Irene Deberry, age 76, passed from this life to the next on Friday, July 27.
You likely have no idea who she was, but I do. She helped raise me. For much of my childhood, Irene spent as many hours with me as my mother did. Both my parents worked, and worked hard, so Irene was our “maid.” During work hours, from Monday morning until Friday afternoon, Irene Deberry might as well have been my mother. She loved me, cared for me, and taught me about life and faith.

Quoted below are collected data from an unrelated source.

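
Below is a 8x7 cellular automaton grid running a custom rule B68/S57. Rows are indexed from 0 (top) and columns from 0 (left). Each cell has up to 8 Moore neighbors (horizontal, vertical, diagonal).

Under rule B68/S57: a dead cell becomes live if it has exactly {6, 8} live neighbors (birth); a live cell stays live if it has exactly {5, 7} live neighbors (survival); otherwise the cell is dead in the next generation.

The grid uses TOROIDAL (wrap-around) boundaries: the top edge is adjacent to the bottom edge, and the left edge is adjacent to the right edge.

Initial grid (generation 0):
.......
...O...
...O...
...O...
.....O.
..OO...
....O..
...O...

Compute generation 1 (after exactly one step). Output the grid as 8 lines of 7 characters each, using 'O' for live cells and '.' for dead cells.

Simulating step by step:
Generation 0 (given above): 8 live cells
Generation 1: 0 live cells
(generation 1 grid is the final answer)

Answer: .......
.......
.......
.......
.......
.......
.......
.......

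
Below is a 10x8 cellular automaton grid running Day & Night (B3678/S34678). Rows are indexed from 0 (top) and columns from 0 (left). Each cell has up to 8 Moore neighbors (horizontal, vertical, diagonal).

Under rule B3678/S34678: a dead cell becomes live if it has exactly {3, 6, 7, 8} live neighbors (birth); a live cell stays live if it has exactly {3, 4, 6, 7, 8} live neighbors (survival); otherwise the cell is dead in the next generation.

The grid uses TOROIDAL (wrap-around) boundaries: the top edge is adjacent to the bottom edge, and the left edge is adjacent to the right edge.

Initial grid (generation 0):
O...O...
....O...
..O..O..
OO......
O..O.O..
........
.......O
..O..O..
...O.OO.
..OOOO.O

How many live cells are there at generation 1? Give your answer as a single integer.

Simulating step by step:
Generation 0 (given above): 21 live cells
Generation 1: 15 live cells
....O...
...O.O..
.O......
.OO.O...
.O......
........
........
....O...
...OOOO.
...O.O..
Population at generation 1: 15

Answer: 15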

I saw the movie The Help (3 times). Irene’s place in our home bore zero resemblance to the ugly racism in that movie. Disrespect was not an option. Ever. Once when Irene told me it was time for me to “pick up my room,” I told her that’s what she was paid to do. I immediately regretted it. First, because I could tell that it hurt her feelings. And secondly, because I knew what was probably coming. Sure enough, a few minutes later one of my parents made an unscheduled trip home. Let’s just say that I cleaned the room, tearfully apologized, and found it painful to sit down for the remainder of that day. And I never, ever, showed disrespect to Irene again.
Irene taught me all kinds of things. Like not to walk between the laundry and the television while “her stories” were on. And she taught me an appreciation for a new genre of music: Wilson Pickett, James Brown, Aretha Franklin, Otis Redding. I learned to sing some church songs I’d never heard at First Baptist. I learned to turn off every appliance, stay away from the windows, keep my feet off the floor, and don’t talk during a bad storm. I’m still not sure about the feet and talking part, but Irene said so.

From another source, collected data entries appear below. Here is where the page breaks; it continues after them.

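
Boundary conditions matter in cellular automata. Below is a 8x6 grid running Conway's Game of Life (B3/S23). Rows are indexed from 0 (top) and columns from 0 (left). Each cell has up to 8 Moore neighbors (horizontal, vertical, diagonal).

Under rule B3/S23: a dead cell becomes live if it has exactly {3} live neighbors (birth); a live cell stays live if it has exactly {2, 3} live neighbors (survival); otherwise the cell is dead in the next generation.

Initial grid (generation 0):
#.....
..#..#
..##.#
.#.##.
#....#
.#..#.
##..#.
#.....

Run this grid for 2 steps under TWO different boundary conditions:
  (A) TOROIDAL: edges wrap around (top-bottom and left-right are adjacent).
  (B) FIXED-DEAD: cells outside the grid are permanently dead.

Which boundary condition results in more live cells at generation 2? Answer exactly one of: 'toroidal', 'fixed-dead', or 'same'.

Answer: fixed-dead

Derivation:
Under TOROIDAL boundary, generation 2:
...#..
...#..
......
...#..
...#.#
...##.
##...#
......
Population = 10

Under FIXED-DEAD boundary, generation 2:
..##..
.####.
##...#
...#.#
#..#.#
...###
..#...
##....
Population = 20

Comparison: toroidal=10, fixed-dead=20 -> fixed-dead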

I think the most enduring lesson I learned from her was one my mother told me. She and ‘Rene went to the grocery store together every Friday afternoon. I think it was when ‘Rene got paid. Every Friday, they encountered a lady from a family in whose home she’d previously worked: a “blueblood” family, if there is such a thing in Conway. Every Friday, Irene would politely say, “Hello, Mrs. *******.” And every Friday, Mrs. ******** would refuse to acknowledge that the black lady had spoken to her publicly. She’d just look right past her.
Finally, my mother blurted out, “Why do you keep speaking to that stuck-up old @$#&?!” (You’d have to have known my mother). And here’s what ‘Rene said in response: “Mrs. Childs, the Lord Jesus don’t hold me responsible for what Mrs. ******* do. Just what I do.” Those words still ring in my ears some 40+ years later.
Enjoy Heaven, ‘Rene. Thank you for loving me like I was your own. I’m still trying to live up to the things you taught me. Especially that last part about remembering for what and for whom I answer to Jesus.